Luego de eso las palabras fluyeron como no lo habían hecho en toda la noche, nos quedamos conversando como unos amantes de vieja data, sin melosidades, sin recelo. Me contó de su hermano, de su hija, del padre de su hija que tenía el cabello como el mío pero amarillo, de cómo lo había dejado, la pelea con la mamá que se quedó en casa cuidando a la nieta y de su vida en aquel lugar, que si era cantante y eso no le daba suficiente para vivir, yo también soy cantante y la entendí. Su nombre de oficio no me gustaba, así que la llamé Gloria, pero no se lo dije, porque habría tenido que explicar por qué y no quería que ella me desmintiera, hablamos hasta que me quedé dormido por unos breves momentos, pero ella fingió no darse cuenta. Fingimiento era la palabra clave en todo esto.

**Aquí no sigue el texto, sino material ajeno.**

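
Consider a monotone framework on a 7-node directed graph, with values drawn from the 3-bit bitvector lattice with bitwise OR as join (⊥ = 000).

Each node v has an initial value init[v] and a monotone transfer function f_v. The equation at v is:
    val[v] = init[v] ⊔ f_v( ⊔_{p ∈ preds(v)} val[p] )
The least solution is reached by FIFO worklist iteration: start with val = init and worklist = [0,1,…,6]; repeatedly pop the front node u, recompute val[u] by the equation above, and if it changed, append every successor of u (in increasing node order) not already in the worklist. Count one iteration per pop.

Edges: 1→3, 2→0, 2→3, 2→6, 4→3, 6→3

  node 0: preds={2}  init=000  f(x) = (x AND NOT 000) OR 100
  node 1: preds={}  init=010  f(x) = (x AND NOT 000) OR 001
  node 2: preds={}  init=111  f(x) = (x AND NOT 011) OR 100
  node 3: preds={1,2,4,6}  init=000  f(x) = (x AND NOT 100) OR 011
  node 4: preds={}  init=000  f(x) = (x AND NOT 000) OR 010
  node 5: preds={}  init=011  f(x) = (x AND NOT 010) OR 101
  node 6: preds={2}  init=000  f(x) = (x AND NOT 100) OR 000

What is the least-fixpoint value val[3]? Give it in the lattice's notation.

011

Trace (8 dequeues):
  [1] u=0 | in 111 | out 111 | prev 000 | push {}
  [2] u=1 | in 000 | out 011 | prev 010 | push {}
  [3] u=2 | in 000 | out 111 | ==
  [4] u=3 | in 111 | out 011 | prev 000 | push {}
  [5] u=4 | in 000 | out 010 | prev 000 | push {3}
  [6] u=5 | in 000 | out 111 | prev 011 | push {}
  [7] u=6 | in 111 | out 011 | prev 000 | push {}
  [8] u=3 | in 111 | out 011 | ==

Converged values:
  [0] 111
  [1] 011
  [2] 111
  [3] 011
  [4] 010
  [5] 111
  [6] 011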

– Tuve la leve impresión de que tu y yo. Sonrió, meneó su cabeza de un lado a otro como quien niega sabiendo que nadie le va creer.
Pero yo sólo quería su opinión profesional, entonces ella sigue sonriendo y hace una afirmación muy leve de un solo asentimiento, si mentía, era al menos de manera muy superflua, qué importancia tenía todo aquello, yo pagaba y ella cumplía mis deseos, Wilde otra vez con su reflexión cayendo entre los dos, como el péndulo de un reloj antiguo, avisando que si no salíamos, pronto vendrían por nosotros.
Ya afuera contuve las ganas de tomar su mano, de lanzarme sobre ella y besarla a la fuerza, el surgimiento de un anhelo inesperado y maldito, nos detuvimos en medio del pasillo siniestro, llamó el ascensor y me miró con ojos lastimeros “te dije que me olvidaba con la misma rapidez que me llegaba el enamoramiento” me lo había advertido desde un principio y Wilde volvió a soltar una carcajada maligna desde la puerta de la habitación abandonada, llegó el ascensor “nos vemos en el bar si vuelves más tarde a tomar algo”. Más tarde era ahora mismo, más tarde no existía.